Top billing went to Idaho Gov. Butch Otter, who won a standing ovation for his speech that focused on states’ rights. He criticized the 17th Amendment of the Constitution, which gave citizens the right to pick their U.S. senators. Until 1913, they were chosen by votes of state legislatures.
Otter asked the crowd to “assert our rights under the 10th Amendment of the Constitution.”
That amendment says “powers not delegated” to federal government in the Constitution “are reserved to the states respectively, or to the people.”
Otter also stressed that folks wishing to change the direction of government do so legally and peacefully.
“If we disregard the rule of law, we’re going backwards in a big way,” he said.
As folks walked into the rally they could sign petitions for conservative causes including gun rights, repealing tax increases, nullifying federal health care reform and giving sheriffs the “authority to arrest rogue federal officials.”
A couple other groups usually not associated with conservative causes took advantage of the large crowd.
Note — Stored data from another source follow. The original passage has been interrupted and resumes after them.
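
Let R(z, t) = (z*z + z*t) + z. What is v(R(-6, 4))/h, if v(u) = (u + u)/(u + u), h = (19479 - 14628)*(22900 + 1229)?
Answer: 1/117049779 ≈ 8.5434e-9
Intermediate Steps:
R(z, t) = z + z² + t*z (R(z, t) = (z² + t*z) + z = z + z² + t*z)
h = 117049779 (h = 4851*24129 = 117049779)
v(u) = 1 (v(u) = (2*u)/((2*u)) = (2*u)*(1/(2*u)) = 1)
v(R(-6, 4))/h = 1/117049779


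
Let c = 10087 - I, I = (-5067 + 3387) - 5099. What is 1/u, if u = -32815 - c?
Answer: -1/49681 ≈ -2.0128e-5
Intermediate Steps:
I = -6779 (I = -1680 - 5099 = -6779)
c = 16866 (c = 10087 - 1*(-6779) = 10087 + 6779 = 16866)
u = -49681 (u = -32815 - 1*16866 = -32815 - 16866 = -49681)
1/u = 1/(-49681) = -1/49681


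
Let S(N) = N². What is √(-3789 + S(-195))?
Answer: 6*√951 ≈ 185.03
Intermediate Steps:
√(-3789 + S(-195)) = √(-3789 + (-195)²) = √(-3789 + 38025) = √34236 = 6*√951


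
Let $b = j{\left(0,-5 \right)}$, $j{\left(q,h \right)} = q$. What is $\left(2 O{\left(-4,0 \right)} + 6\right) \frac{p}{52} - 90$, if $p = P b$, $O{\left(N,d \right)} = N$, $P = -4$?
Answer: $-90$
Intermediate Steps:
$b = 0$
$p = 0$ ($p = \left(-4\right) 0 = 0$)
$\left(2 O{\left(-4,0 \right)} + 6\right) \frac{p}{52} - 90 = \left(2 \left(-4\right) + 6\right) \frac{0}{52} - 90 = \left(-8 + 6\right) 0 \cdot \frac{1}{52} - 90 = \left(-2\right) 0 - 90 = 0 - 90 = -90$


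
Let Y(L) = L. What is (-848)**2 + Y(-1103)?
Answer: 718001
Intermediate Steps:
(-848)**2 + Y(-1103) = (-848)**2 - 1103 = 719104 - 1103 = 718001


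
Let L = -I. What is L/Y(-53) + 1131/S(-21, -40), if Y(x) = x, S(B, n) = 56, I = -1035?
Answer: 1983/2968 ≈ 0.66813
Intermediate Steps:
L = 1035 (L = -1*(-1035) = 1035)
L/Y(-53) + 1131/S(-21, -40) = 1035/(-53) + 1131/56 = 1035*(-1/53) + 1131*(1/56) = -1035/53 + 1131/56 = 1983/2968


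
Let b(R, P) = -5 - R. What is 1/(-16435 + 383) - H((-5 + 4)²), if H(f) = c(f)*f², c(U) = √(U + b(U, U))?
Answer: -1/16052 - I*√5 ≈ -6.2298e-5 - 2.2361*I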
At least two people roamed the audience to get signatures for a proposal decriminalizing marijuana.
Michael Lyons and Pete Cleary said they found some support.
“They preach about the federal government intruding in their lives,” Cleary said. “The drug war is a pretty good example of that.”
Austin DePaolo, who ran unsuccessfully for the Spokane school board last year, even found people willing to sign a petition for a ballot proposal that would raise taxes aimed at lowering the dropout rate. He got four signatures in about 20 minutes. That’s a bit less than he’d expect in most crowds, he said, but not bad considering the Tea Party’s concern about taxes.
One person DePaolo failed to persuade to sign his petition was Laura Carder, who defeated him last year in the primary.
Carder, who lost to incumbent Rocky Treppiedi in the November election, said she’s concerned that Obama and congressional leaders are purposely trying to anger the public “so somebody might go berserk” thus allowing them to declare martial law and “shut down the electoral process because they know that they’re going to lose big time in November.”
In some ways, though, Carder said, Obama has been good for conservatives.
“He has awakened people out of their state of apathy.”